From left, Hoover Fellow George Shultz, Emily Warren, winner of the 2012 George P. and Charlotte Shultz Fellowship in Modern Israel Studies, and Rabbi Serena Eisenberg, executive director of Hillel.
EMILY WARREN, a doctoral candidate in economics at Stanford who will begin her first year at Stanford Law School this fall, has been awarded the 2012 GEORGE P. AND CHARLOTTE SHULTZ Fellowship in Modern Israel Studies.
The new fellowship, awarded last week during a ceremony at Hillel at Stanford, was established this year, after New York Times columnist TOM FRIEDMAN and his wife, ANN, a Stanford alumna, donated money for the fellowship to the Jewish life organization in honor of George P. Shultz’s 90th birthday.
Shultz, who is the Thomas W. and Susan B. Ford Distinguished Fellow at the Hoover Institution, is a former U.S. secretary of state, secretary of labor and secretary of the treasury. He also served as director of the Office of Management and Budget.
Shultz matched the gift when he learned that the Friedmans had established a fellowship in his name.

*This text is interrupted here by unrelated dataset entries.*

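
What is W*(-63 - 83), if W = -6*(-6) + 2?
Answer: -5548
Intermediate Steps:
W = 38 (W = 36 + 2 = 38)
W*(-63 - 83) = 38*(-63 - 83) = 38*(-146) = -5548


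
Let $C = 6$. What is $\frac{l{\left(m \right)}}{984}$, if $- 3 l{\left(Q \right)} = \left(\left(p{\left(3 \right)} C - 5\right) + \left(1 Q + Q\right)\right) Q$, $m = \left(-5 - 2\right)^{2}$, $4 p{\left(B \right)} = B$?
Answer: $- \frac{3185}{1968} \approx -1.6184$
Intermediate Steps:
$p{\left(B \right)} = \frac{B}{4}$
$m = 49$ ($m = \left(-7\right)^{2} = 49$)
$l{\left(Q \right)} = - \frac{Q \left(- \frac{1}{2} + 2 Q\right)}{3}$ ($l{\left(Q \right)} = - \frac{\left(\left(\frac{1}{4} \cdot 3 \cdot 6 - 5\right) + \left(1 Q + Q\right)\right) Q}{3} = - \frac{\left(\left(\frac{3}{4} \cdot 6 - 5\right) + \left(Q + Q\right)\right) Q}{3} = - \frac{\left(\left(\frac{9}{2} - 5\right) + 2 Q\right) Q}{3} = - \frac{\left(- \frac{1}{2} + 2 Q\right) Q}{3} = - \frac{Q \left(- \frac{1}{2} + 2 Q\right)}{3}$)
$\frac{l{\left(m \right)}}{984} = \frac{\frac{1}{6} \cdot 49 \left(1 - 196\right)}{984} = \frac{1}{6} \cdot 49 \left(1 - 196\right) \frac{1}{984} = \frac{1}{6} \cdot 49 \left(-195\right) \frac{1}{984} = \left(- \frac{3185}{2}\right) \frac{1}{984} = - \frac{3185}{1968}$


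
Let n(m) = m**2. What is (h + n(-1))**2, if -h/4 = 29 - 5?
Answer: 9025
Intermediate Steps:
h = -96 (h = -4*(29 - 5) = -4*24 = -96)
(h + n(-1))**2 = (-96 + (-1)**2)**2 = (-96 + 1)**2 = (-95)**2 = 9025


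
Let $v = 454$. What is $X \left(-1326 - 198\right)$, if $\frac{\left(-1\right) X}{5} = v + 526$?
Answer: $7467600$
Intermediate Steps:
$X = -4900$ ($X = - 5 \left(454 + 526\right) = \left(-5\right) 980 = -4900$)
$X \left(-1326 - 198\right) = - 4900 \left(-1326 - 198\right) = \left(-4900\right) \left(-1524\right) = 7467600$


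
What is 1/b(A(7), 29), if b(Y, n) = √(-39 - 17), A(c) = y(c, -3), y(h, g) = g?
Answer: -I*√14/28 ≈ -0.13363*I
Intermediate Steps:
A(c) = -3
b(Y, n) = 2*I*√14 (b(Y, n) = √(-56) = 2*I*√14)
1/b(A(7), 29) = 1/(2*I*√14) = -I*√14/28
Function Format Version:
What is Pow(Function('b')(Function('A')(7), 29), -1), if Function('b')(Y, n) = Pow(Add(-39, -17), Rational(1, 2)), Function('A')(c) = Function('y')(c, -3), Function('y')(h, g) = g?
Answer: Mul(Rational(-1, 28), I, Pow(14, Rational(1, 2))) ≈ Mul(-0.13363, I)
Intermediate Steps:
Function('A')(c) = -3
Function('b')(Y, n) = Mul(2, I, Pow(14, Rational(1, 2))) (Function('b')(Y, n) = Pow(-56, Rational(1, 2)) = Mul(2, I, Pow(14, Rational(1, 2))))
Pow(Function('b')(Function('A')(7), 29), -1) = Pow(Mul(2, I, Pow(14, Rational(1, 2))), -1) = Mul(Rational(-1, 28), I, Pow(14, Rational(1, 2)))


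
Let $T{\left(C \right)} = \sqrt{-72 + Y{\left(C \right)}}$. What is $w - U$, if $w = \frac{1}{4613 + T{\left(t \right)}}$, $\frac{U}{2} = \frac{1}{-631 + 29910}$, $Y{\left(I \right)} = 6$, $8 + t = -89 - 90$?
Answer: $\frac{92504357}{623052288965} - \frac{i \sqrt{66}}{21279835} \approx 0.00014847 - 3.8177 \cdot 10^{-7} i$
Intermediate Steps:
$t = -187$ ($t = -8 - 179 = -187$)
$T{\left(C \right)} = i \sqrt{66}$ ($T{\left(C \right)} = \sqrt{-72 + 6} = \sqrt{-66} = i \sqrt{66}$)
$U = \frac{2}{29279}$ ($U = \frac{2}{-631 + 29910} = \frac{2}{29279} \approx 6.8308 \cdot 10^{-5}$)
$w = \frac{1}{4613 + i \sqrt{66}} \approx 0.00021678 - 3.818 \cdot 10^{-7} i$
$w - U = \left(\frac{4613}{21279835} - \frac{i \sqrt{66}}{21279835}\right) - \frac{2}{29279} = \frac{92504357}{623052288965} - \frac{i \sqrt{66}}{21279835}$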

Under the fellowship, Warren will analyze Israel’s defense industrial policy to see if the country’s investments in its defense industry in the 1970s and 1980s laid the groundwork for its fast-growing civilian high technology sector. If true, Israel’s success calls into question economic theories that say industrial polices only hamper growth.

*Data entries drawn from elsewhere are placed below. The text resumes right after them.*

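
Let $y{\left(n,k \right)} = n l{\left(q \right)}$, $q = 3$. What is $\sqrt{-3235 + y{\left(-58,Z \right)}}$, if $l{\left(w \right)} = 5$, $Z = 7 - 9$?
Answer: $5 i \sqrt{141} \approx 59.372 i$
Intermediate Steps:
$Z = -2$
$y{\left(n,k \right)} = 5 n$ ($y{\left(n,k \right)} = n 5 = 5 n$)
$\sqrt{-3235 + y{\left(-58,Z \right)}} = \sqrt{-3235 + 5 \left(-58\right)} = \sqrt{-3235 - 290} = \sqrt{-3525} = 5 i \sqrt{141}$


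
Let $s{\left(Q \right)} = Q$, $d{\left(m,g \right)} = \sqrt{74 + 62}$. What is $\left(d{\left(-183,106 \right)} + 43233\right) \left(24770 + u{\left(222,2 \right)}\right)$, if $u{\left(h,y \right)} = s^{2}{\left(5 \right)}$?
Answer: $1071962235 + 49590 \sqrt{34} \approx 1.0723 \cdot 10^{9}$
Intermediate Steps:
$d{\left(m,g \right)} = 2 \sqrt{34}$ ($d{\left(m,g \right)} = \sqrt{136} = 2 \sqrt{34}$)
$u{\left(h,y \right)} = 25$ ($u{\left(h,y \right)} = 5^{2} = 25$)
$\left(d{\left(-183,106 \right)} + 43233\right) \left(24770 + u{\left(222,2 \right)}\right) = \left(2 \sqrt{34} + 43233\right) \left(24770 + 25\right) = \left(43233 + 2 \sqrt{34}\right) 24795 = 1071962235 + 49590 \sqrt{34}$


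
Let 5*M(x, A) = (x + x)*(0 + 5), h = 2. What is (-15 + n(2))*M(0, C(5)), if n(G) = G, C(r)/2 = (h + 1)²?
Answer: 0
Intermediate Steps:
C(r) = 18 (C(r) = 2*(2 + 1)² = 2*3² = 2*9 = 18)
M(x, A) = 2*x (M(x, A) = ((x + x)*(0 + 5))/5 = ((2*x)*5)/5 = (10*x)/5 = 2*x)
(-15 + n(2))*M(0, C(5)) = (-15 + 2)*(2*0) = -13*0 = 0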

She will conduct the research project in Israel this summer.
“Secretary Shultz is the individual who, more than any other, inspired me to pursue graduate studies at the intersection of international security and economics,” said Warren, who earned a bachelor’s degree in economics at Stanford in 2008. “It is an honor to receive this fellowship commemorating his work.”
Warren got to know Shultz while she was working at the William and Flora Hewlett Foundation from 2007 to 2010, overseeing its Nuclear Security Initiative. Shultz served as a strategic adviser to Warren and to the president of the foundation, which is headquartered in Menlo Park, Calif.

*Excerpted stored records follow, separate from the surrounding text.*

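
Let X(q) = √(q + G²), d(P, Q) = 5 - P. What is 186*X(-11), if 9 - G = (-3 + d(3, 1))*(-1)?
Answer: 186*√53 ≈ 1354.1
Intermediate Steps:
G = 8 (G = 9 - (-3 + (5 - 1*3))*(-1) = 9 - (-3 + (5 - 3))*(-1) = 9 - (-3 + 2)*(-1) = 9 - (-1)*(-1) = 9 - 1*1 = 9 - 1 = 8)
X(q) = √(64 + q) (X(q) = √(q + 8²) = √(q + 64) = √(64 + q))
186*X(-11) = 186*√(64 - 11) = 186*√53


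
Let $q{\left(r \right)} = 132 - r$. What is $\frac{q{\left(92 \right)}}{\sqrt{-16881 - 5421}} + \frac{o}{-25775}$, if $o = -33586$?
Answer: $\frac{33586}{25775} - \frac{20 i \sqrt{2478}}{3717} \approx 1.303 - 0.26785 i$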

In 2009, Warren was awarded a Marshall Scholarship, which provided one year of tuition, research, living and travel expenses at a British university of her choosing. Warren earned a master’s degree in economics research – her field was industrial organization – at the London School of Economics and Political Science in 2011.
A panel of four research and senior fellows at the Hoover Institution evaluated the research proposals submitted by Stanford students.